В результате военных походов Аскольда на Византию появились два документа, в которых нашло юридически санкционированное отражение развитие отношений между империей и Русью. Первый из этих документов, датированный 907 г., на самом деле был заключен в 860 г., он не имел официального письменного текста и носил характер предварительного соглашения. В его содержании были отражены факты прекращения военных действий, уплаты греками контрибуции, обещание впредь выплачивать дань Руси и самая общая регламентация торговых и дипломатических взаимоотношений на перспективу.
В дальнейшем реализация достигнутых соглашений приводила к неизбежным недоразумениям, осложнениям и конфликтам, обусловленным существенными различиями в древнерусском и византийском праве и судопроизводстве. Один и тот же казус по-разному решался на Руси и в империи – отсюда чисто юридические сложности и противоречия. Конфликты, спровоцированные этими различиями, вызвали новый поход Аскольда на Византию.
Тем не менее жизненные интересы обеих стран настоятельно требовали выработки общей юридической платформы для практического решения частных повседневных проблем. Такой платформой стал новый договор, заключенный с императором Василием I Македонии в 874 г. в результате «бескровного» похода Аскольда. Текст договора содержал более подробную и конкретную регламентацию как имущественных, так и уголовно-правовых отношений. К этому времени Русь была для греков уже не страшным и неведомым варварским народом, библейским Гогом и Магогом, карой господней за грехи и преступления, а привычным контрагентом, с которым стоило поддерживать активные дипломатические и торговые отношения. Данный договор имел завершенную письменную форму и помещен под 911 г. текстуально.

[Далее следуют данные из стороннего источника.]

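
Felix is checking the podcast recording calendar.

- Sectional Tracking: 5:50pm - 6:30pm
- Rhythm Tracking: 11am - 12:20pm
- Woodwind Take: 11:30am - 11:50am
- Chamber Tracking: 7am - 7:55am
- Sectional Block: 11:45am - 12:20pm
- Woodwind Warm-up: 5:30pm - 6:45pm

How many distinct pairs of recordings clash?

Sorted by start: Chamber Tracking, Rhythm Tracking, Woodwind Take, Sectional Block, Woodwind Warm-up, Sectional Tracking.
Rhythm Tracking starts after Chamber Tracking ends; Chamber Tracking is clear from here.
Woodwind Take starts before Rhythm Tracking ends → Rhythm Tracking and Woodwind Take overlap.
Sectional Block starts before Rhythm Tracking ends → Rhythm Tracking and Sectional Block overlap.
Woodwind Warm-up starts after Rhythm Tracking ends; Rhythm Tracking is clear from here.
Sectional Block starts before Woodwind Take ends → Woodwind Take and Sectional Block overlap.
Woodwind Warm-up starts after Woodwind Take ends; Woodwind Take is clear from here.
Woodwind Warm-up starts after Sectional Block ends; Sectional Block is clear from here.
Sectional Tracking starts before Woodwind Warm-up ends → Woodwind Warm-up and Sectional Tracking overlap.
Overlapping pairs: Rhythm Tracking & Sectional Block, Rhythm Tracking & Woodwind Take, Sectional Block & Woodwind Take, Sectional Tracking & Woodwind Warm-up — 4 in total.

4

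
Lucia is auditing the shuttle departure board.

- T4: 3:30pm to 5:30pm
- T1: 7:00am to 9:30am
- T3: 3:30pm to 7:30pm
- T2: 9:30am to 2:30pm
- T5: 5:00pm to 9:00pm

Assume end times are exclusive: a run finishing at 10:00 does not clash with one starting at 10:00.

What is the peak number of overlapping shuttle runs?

Sweep the timeline, counting +1 at each start and −1 at each end (ends before starts at a tie):
7:00am start T1 → 1
9:30am end T1 → 0
9:30am start T2 → 1
2:30pm end T2 → 0
3:30pm start T3 → 1
3:30pm start T4 → 2
5:00pm start T5 → 3
5:30pm end T4 → 2
7:30pm end T3 → 1
9:00pm end T5 → 0
Peak is 3, at 5:00pm (T3, T4, T5).

3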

Общеизвестно, что подлинный документ отражает фактическое состояние дел.
Редакторы-варягофилы «Повести временных лет», изменив древние термины (титул кагана, т. е. царя, на конунга, т. е. князя, который не имел права подписывать договор от имени Руси), исказив летосчисление (с 860 на 907 г., но в этот период правили два императора-соправителя; с 874 на 911 г.) и списки послов, в которых фигурировали скандинавские имена, допустив «неточный» перевод с греческого на древнерусский с использованием классической норманской транскрипции и т. п., деформировали первоначальный текст в угоду политической концепции исторического права династии Рюриковичей на общерусскую власть.
Иностранное происхождение династии оказалось козырной картой в той сложнейшей политической игре, которую в начале XII в. пришлось вести и Владимиру Мономаху, и его старшему сыну во имя было достижения относительной централизации Руси в условиях феодальной раздробленности. Чтобы как-то затушевать возникшую коллизию, потребовались все те редакционные поправки, которые были внесены в текст «Повести временных лет» и привели к полнейшей деформации ряда важнейших эпизодов, и прежде всего связанных с вступлением Рюрика на ладожский, а Олега на киевский престол. Мстислав вносил исправления в текст, по выражению Б. А. Рыбакова, «довольно быстро и торопливо, часто небрежно и почти всегда бесцеремонно»[22].
Проблемой варягов, вопросами доказательственной силы исторических документов, их юридического признания занимались многие русские ученые, каждый вносил что-то свое, и все в чем-то ошибались. Теория обрастала фактами, усложнялась, развивалась и модернизировалась. На наш взгляд, рассмотренный эпизод из отечественной истории России характеризует особую роль института юридико-технического оформления документов, предназначенных для действия как в отечественном правовом пространстве, так и на территории иностранных государств.